Fake OpenAI workspaces target cybersecurity employees in ‘Poisoned Tenant’ campaign

Someone is creating OpenAI organizations that impersonate real companies and inviting their employees to join. It’s a clever social engineering angle, and cybersecurity firms are in the crosshairs.

Push Security discovered the campaign — they’re calling it “Poisoned Tenant” — after their own employees received invitations to join an OpenAI workspace called “Push Security Inc.” The twist? The invite was real. It came from OpenAI’s actual notification system, passed email authentication, and looked identical to a normal ChatGPT workspace invitation.

The attacker had created the tenant using Gmail addresses, not the company’s actual domain. OpenAI does include a small warning that the inviter’s domain doesn’t match, but it’s easy to miss — just one line inside a legitimate-looking email.

Push Security’s VP of R&D, Luke Jennings, accepted one of the invitations to see what would happen. He was immediately given Owner privileges in the fake organization. Inside, he found a single attacker-controlled account posting as the company’s CEO, Adam Bateman. A Visa credit card was already attached to billing, adding credibility.

The project workspace was empty — no chats, no projects. But that’s the point. The attackers want employees to start using it as if it were their real corporate ChatGPT instance. Once they do, anything typed into prompts — source code, internal documents, customer data, security research — becomes accessible to the attacker.

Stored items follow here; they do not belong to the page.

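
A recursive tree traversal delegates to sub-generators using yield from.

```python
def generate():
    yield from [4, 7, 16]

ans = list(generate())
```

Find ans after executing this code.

Step 1: yield from delegates to the iterable, yielding each element.
Step 2: Collected values: [4, 7, 16].
Therefore ans = [4, 7, 16].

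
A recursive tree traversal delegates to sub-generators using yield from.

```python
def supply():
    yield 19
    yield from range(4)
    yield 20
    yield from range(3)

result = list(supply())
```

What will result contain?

Step 1: Trace yields in order:
  yield 19
  yield 0
  yield 1
  yield 2
  yield 3
  yield 20
  yield 0
  yield 1
  yield 2
Therefore result = [19, 0, 1, 2, 3, 20, 0, 1, 2].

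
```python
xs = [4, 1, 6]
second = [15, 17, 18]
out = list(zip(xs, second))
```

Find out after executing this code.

Step 1: zip pairs elements at same index:
  Index 0: (4, 15)
  Index 1: (1, 17)
  Index 2: (6, 18)
Therefore out = [(4, 15), (1, 17), (6, 18)].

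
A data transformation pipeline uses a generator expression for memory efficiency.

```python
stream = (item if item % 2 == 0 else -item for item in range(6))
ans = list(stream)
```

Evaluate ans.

Step 1: For each item in range(6), yield item if even, else -item:
  item=0: even, yield 0
  item=1: odd, yield -1
  item=2: even, yield 2
  item=3: odd, yield -3
  item=4: even, yield 4
  item=5: odd, yield -5
Therefore ans = [0, -1, 2, -3, 4, -5].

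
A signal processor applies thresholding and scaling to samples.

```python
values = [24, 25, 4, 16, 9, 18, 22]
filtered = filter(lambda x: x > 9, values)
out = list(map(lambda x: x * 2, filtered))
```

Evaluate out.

Step 1: Filter values for elements > 9:
  24: kept
  25: kept
  4: removed
  16: kept
  9: removed
  18: kept
  22: kept
Step 2: Map x * 2 on filtered [24, 25, 16, 18, 22]:
  24 -> 48
  25 -> 50
  16 -> 32
  18 -> 36
  22 -> 44
Therefore out = [48, 50, 32, 36, 44].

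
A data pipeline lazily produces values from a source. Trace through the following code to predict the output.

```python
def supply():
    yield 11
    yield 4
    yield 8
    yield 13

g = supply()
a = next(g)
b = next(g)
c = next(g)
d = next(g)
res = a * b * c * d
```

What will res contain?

Step 1: Create generator and consume all values:
  a = next(g) = 11
  b = next(g) = 4
  c = next(g) = 8
  d = next(g) = 13
Step 2: res = 11 * 4 * 8 * 13 = 4576.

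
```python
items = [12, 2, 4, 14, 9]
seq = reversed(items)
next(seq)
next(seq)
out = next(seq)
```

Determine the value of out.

Step 1: reversed([12, 2, 4, 14, 9]) gives iterator: [9, 14, 4, 2, 12].
Step 2: First next() = 9, second next() = 14.
Step 3: Third next() = 4.
Therefore out = 4.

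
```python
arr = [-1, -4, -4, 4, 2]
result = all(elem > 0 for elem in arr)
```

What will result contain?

Step 1: Check elem > 0 for each element in [-1, -4, -4, 4, 2]:
  -1 > 0: False
  -4 > 0: False
  -4 > 0: False
  4 > 0: True
  2 > 0: True
Step 2: all() returns False.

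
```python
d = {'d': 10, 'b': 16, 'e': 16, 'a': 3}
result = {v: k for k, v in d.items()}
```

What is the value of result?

Step 1: Invert dict (swap keys and values):
  'd': 10 -> 10: 'd'
  'b': 16 -> 16: 'b'
  'e': 16 -> 16: 'e'
  'a': 3 -> 3: 'a'
Therefore result = {10: 'd', 16: 'e', 3: 'a'}.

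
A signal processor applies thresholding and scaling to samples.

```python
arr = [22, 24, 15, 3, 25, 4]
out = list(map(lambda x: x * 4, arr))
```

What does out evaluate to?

Step 1: Apply lambda x: x * 4 to each element:
  22 -> 88
  24 -> 96
  15 -> 60
  3 -> 12
  25 -> 100
  4 -> 16
Therefore out = [88, 96, 60, 12, 100, 16].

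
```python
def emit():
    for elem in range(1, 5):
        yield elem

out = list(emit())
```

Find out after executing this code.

Step 1: The generator yields each value from range(1, 5).
Step 2: list() consumes all yields: [1, 2, 3, 4].
Therefore out = [1, 2, 3, 4].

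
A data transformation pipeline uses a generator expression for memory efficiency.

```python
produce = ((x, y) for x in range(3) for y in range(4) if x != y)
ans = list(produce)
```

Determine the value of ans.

Step 1: Nested generator over range(3) x range(4) where x != y:
  (0, 0): excluded (x == y)
  (0, 1): included
  (0, 2): included
  (0, 3): included
  (1, 0): included
  (1, 1): excluded (x == y)
  (1, 2): included
  (1, 3): included
  (2, 0): included
  (2, 1): included
  (2, 2): excluded (x == y)
  (2, 3): included
Therefore ans = [(0, 1), (0, 2), (0, 3), (1, 0), (1, 2), (1, 3), (2, 0), (2, 1), (2, 3)].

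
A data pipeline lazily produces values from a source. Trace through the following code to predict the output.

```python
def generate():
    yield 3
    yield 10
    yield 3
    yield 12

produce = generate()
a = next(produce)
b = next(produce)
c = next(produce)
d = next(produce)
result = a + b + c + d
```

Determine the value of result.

Step 1: Create generator and consume all values:
  a = next(produce) = 3
  b = next(produce) = 10
  c = next(produce) = 3
  d = next(produce) = 12
Step 2: result = 3 + 10 + 3 + 12 = 28.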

As Push Security noted, someone who just wants to spray scam content doesn’t bother researching individual employees, naming organizations after the target, or attaching a credit card. That effort only pays off if people actually join and start using the workspace.

What makes this particularly dangerous is that it bypasses traditional email security controls. The invitations come from OpenAI’s own infrastructure. They’re not phishing emails from a lookalike domain — they’re real platform notifications for a fraudulent tenant.

Push Security recommends training employees to verify unexpected organization invitations and actively monitoring SaaS organization memberships. OpenAI hasn’t commented yet on whether additional safeguards are planned.